2 de febrero 2012 - 00:00

Cristina amenaza ahora a Moyano con paritarias por productividad

José Ignacio de Mendiguren
José Ignacio de Mendiguren
Ayer fue el Gobierno, a través de la propia Cristina de Kirchner, el que avanzó en dar un paso más en el conflicto que mantiene con el titular de la CGT, Hugo Moyano. La Presidente anunció en su discurso por cadena nacional desde la Casa de Gobierno, donde nuevamente el camionero no fue invitado a un acto oficial, que desde este año, lo que se tendrá en cuenta para los aumentos salariales fruto de las negociaciones paritarias, será el criterio de productividad y regionalidad; antes de lo que se acuerde con Moyano en debates previos. Con esto, y ya oficialmente, el titular de la CGT queda fuera del rol fundamental que durante cinco años mantuvo con el Gobierno nacional, inaugurado oficialmente en los últimos ejercicios de gestión de Néstor Kirchner.

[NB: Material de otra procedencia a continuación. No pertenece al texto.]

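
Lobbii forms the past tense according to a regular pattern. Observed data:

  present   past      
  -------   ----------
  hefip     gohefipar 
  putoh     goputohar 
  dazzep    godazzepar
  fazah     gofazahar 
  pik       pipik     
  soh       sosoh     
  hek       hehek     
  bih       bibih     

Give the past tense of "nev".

"nev" has 1 vowel. The stems with 1 vowel (pik → pipik, soh → sosoh, hek → hehek) repeat the first consonant+vowel as a prefix.
So nev → nenev.

nenev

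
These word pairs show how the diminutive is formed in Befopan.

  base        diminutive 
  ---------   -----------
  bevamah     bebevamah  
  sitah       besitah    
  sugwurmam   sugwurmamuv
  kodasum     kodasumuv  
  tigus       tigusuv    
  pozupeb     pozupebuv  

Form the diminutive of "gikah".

bevamah and sugwurmam both have last vowel 'a' yet inflect differently (bebevamah, sugwurmamuv), so the last vowel is not what conditions the rule; the final letter is.
"gikah" ends in -h. The stems ending in -h (bevamah → bebevamah, sitah → besitah) add the prefix be-.
The other pattern: stems ending in -b, -m or -s add -uv.
So gikah → begikah.

begikah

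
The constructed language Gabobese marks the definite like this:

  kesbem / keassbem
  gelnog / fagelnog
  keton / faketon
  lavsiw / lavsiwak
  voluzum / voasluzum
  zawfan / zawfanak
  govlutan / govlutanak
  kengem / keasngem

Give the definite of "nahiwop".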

Además, la Presidente, le da un guiño a la Unión Industrial Argentina (UIA) de José Ignacio de Mendiguren, que siempre reclamó que el criterio que debe tenerse en cuenta para las negociaciones paritarias, es la forma en que las diferentes empresas y sectores se movieron durante el año anterior, tanto por rubro como por radicación. Así, una empresas de la misma actividad podría negociar diferentes aumentos salariales en un lugar del país que en otro. En principio, desde el sindicalismo en general esta posibilidad fue rechazada, y siempre se buscó que sea la central sindical (obviamente con mayor poder de fuego), la que cierre paritarias en todo

el país. De alguna manera, el anuncio de la jefa de Estado, apunta a bloquear el poder de fuego del gremio de Camioneros, y de sindicatos similares en importancia. Según aseguró ayer Cristina de Kirchner el Gobierno nacional «no le va a poner techo a las negociaciones salariales». «Que sepan los empresarios y trabajadores que van a poder negociar libremente sus salarios, pero de acuerdo a la rentabilidad de cada sector», remarcó la Presidente.

Señaló también que «no debe haber Gobierno, después de Perón, que haya hecho distribución y justicia social como el de Néstor Kirchner», al defender la marcha de las discusiones paritarias. Criticó además a quienes apañan el trabajo no registrado, y detalló una práctica de negociación que incluye «cuatro horas en negro» en el gremio gastronómico, y que según ese convenio «en bruto ganan 2.795 pesos y es el único caso en el país».

«Puedo tolerar críticas, todo el mundo tiene derecho a hacerlas, pero no debe haber Gobierno después de Perón que haya hecho distribución y justicia social como el de Kirchner», sostuvo.

También anunció que creará un equipo de trabajo entre los ministerios de Industria y Economía para monitorear los distintos sectores económicos, y «tener los números de crecimiento a mano cuando se empantanen las negociaciones salariales».